|Rep. Mike Stone (R-NC)|
Showing more of that conservative concern for education and free speech:
A group influential with conservatives is calling on school board members in [North Carolina’s] Lee County to fire Superintendent Jeffery Moss after he backed a teacher who asked her third-grade class to send letters to lawmakers opposing steep cuts to education.
One of the students in the class was the daughter of freshman Republican Rep. Mike Stone, who got a hand-written letter imploring him to "put the budget higher Dad" so her school wouldn't have to lay off teachers and forgo field trips.
After Stone complained, Moss backed the teacher. Letters were also sent to other elected officials, including Democratic Gov. Bev Perdue.
"If you're not interested in receiving letters from people in your district, don't run for public office," the superintendent said, according to WRAL.
It’s clear to anyone who knows the law that merely asking students (as opposed to forcing them) to do something that’s relevant to politics does not actually constitute a promotion of a political agenda, and is therefore not an offense that merits termination. It’s only too typical (and fairly amusing) that Rep. Stone would see a pleading letter from his own daughter asking him not to slash her school’s funding and then react only with outrage at the idea that kids could be asked to take part in a political process that directly affects them and their futures.
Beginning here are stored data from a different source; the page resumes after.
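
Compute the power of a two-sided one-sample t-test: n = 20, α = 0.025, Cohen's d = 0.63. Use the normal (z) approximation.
Power ≈ 0.72

Power calculation (one-sample t-test, normal approximation):
z_β = d · √n - z_{α/2}
z_β = 0.63 · √20 - 2.241
z_β = 0.63 · 4.472 - 2.241
z_β = 0.576

Power = Φ(z_β) = Φ(0.576) ≈ 0.718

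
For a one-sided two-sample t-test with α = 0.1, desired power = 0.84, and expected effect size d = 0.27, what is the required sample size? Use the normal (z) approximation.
n = 143 per group

Sample size formula (two-sample t-test, normal approximation):
n = 2 · ((z_α + z_β) / d)²

z_α = 1.282 (for α = 0.1, one-sided)
z_β = 0.994 (for power = 0.84)
d = 0.27

n = 2 · ((1.282 + 0.994) / 0.27)²
n = 2 · (8.430)²
n ≈ 142.13
Round up to the next whole number: n = 143 per group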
Is what the teacher did, in asking her students to engage in what’s nowadays considered to be leftist politics (as ridiculous as that is), an unethical act? Perhaps … though I would strongly debate what constitutes “unethical” in such a context. The way I see it, a teacher is a person who devotes their professional life to giving youths the best chance they can get to expand their minds and succeed in life. What kind of such a caretaker would then just step back and let kids’ futures be compromised by self-serving, money-grubbing politicians without informing them about what’s happening, and what they can do to fight for their own futures? Anyone who claims to have kids’ best interests at heart, and then just stands back when they see their efforts being undermined without any interest or effort in doing anything about it, is either a coward, a hypocrite, or simply incompetent.
Yes, teachers should be prohibited from tainting their coursework with any ideological viewpoints. That much is self-evident. But I don’t believe that asking lawmakers not to slash funding that’s directly relevant to the interests of schoolchildren – even if by asking those same kids to write the letters, themselves, on their own time outside the classroom – is really a politically biased act. It’s simply trying to defend an institution that they rely upon, regardless of whatever political leanings may be involved either way. All in all, I just think it’s a remarkably sad state of affairs when defending schools against political maneuvering, from either side, is seen as a leftist tactic.
That’s my understanding of it, anyway, and I’m sticking with it.